Washington — A growing realism pervades the administration's economic planning as the White House comes down to the wire on the 1984 budget about to go to Congress. That realism, prompted by hard economic facts, revolves around two conclusions:
* The built-in budget deficit cannot be allowed to grow, without damaging the nation's economic and social fabric - not to mention Ronald Reagan's political fortunes.
* Tax revenues must be raised as a percentage of the US gross national product (GNP).
So far it is Mr. Reagan's top aides, not the President himself, who suggest more or less clearly the kinds of things that must be done.
How much of this emerges as firm policy will be known when the President unveils three major documents at the end of this month - his State of the Union address, his economic report to Congress, and his fiscal 1984 budget.
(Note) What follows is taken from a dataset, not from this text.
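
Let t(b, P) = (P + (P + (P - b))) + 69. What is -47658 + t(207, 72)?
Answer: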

Among signs of sober, realistic assessment are the following:
Tax revenues must rise to 21 or 22 percent of GNP by the mid-1980s, according to Treasury Secretary Donald T. Regan, if the gap between government income and outlays is to narrow.
Mr. Regan, speaking at the annual business outlook luncheon of the Washington Post, said both spending and revenues should be in the 21 to 22 percent range by 1986.
Tax revenues, which made up 21 percent of GNP in fiscal 1981, are falling to 18 or 19 percent, while federal spending remains in the area of 23 to 24 percent.
Periodic warnings by the Congressional Budget Office that a growing structural deficit was embodied in administration policies were dismissed by the White House in the past as overly pessimistic.
Reportedly the President has decided to deny federal workers - both civilian and military - any pay raise during fiscal 1984, which begins Oct. 1 of this year. A freeze would save about $6 billion, some officials estimate.
Already the American Federation of Government Employees is mobilizing to persuade Congress not to agree to a wage freeze.
Reports abound about White House discussions on reforming the US tax code, with the joint aim of simplifying the code and making it more attractive for individuals and corporations to save and invest.
Two alternatives appear to be under consideration:
One would shift the emphasis from taxes on income to taxes on consumption. Under this approach, money saved or invested would not be taxed, but money spent on goods and services would be.
This would be in line with the administration's original hope that Americans would save more and spend less, thereby generating capital for economic expansion.
Currently, as it happens, administration officials hope fervently that American consumers will spend more, not less, to spark economic recovery. With corporations scaling back their own spending plans, the White House looks to a consumer-led recovery.
A second tax reform alternative under consideration would eliminate many or most of the deductions, credits, and exemptions which now stud the tax code.
Taxpayers, for example, might lose the right to deduct from taxable income interest paid on installment loans. For corporations, the investment tax might disappear.
This would greatly broaden the tax base, by making more income subject to taxation. At the same time, income tax rates - now ranging from 14 to 50 percent - would be sharply reduced.
The ultimate of this approach is the so-called ''flat tax'' - setting a uniform rate of perhaps 14 to 17 percent for all taxpayers, with few or no deductions allowed. Many experts doubt that Congress would legislate a straight flat tax, because high-income Americans would benefit more than those at the lower end of the scale, who already pay a low rate.
There is, said White House spokesman Larry Speakes, ''a ring of truth'' to reports that Mr. Reagan plans to freeze federal pay in fiscal 1984 and that he is considering tax reform.
Administration officials confirmed earlier that the President was studying a package of contingency tax hikes, to be triggered in fiscal 1986 if budget deficits remain high.
The aim of such tax increases would be to reduce the deficit to 2 percent of GNP - the approximate figure in fiscal 1981 - from the expected level of 4.5 to 5 percent.
Mr. Reagan would be able to avoid announcing tax boosts for fiscal 1984, but would be sending a signal to the financial markets that he is serious about bringing deficits under control.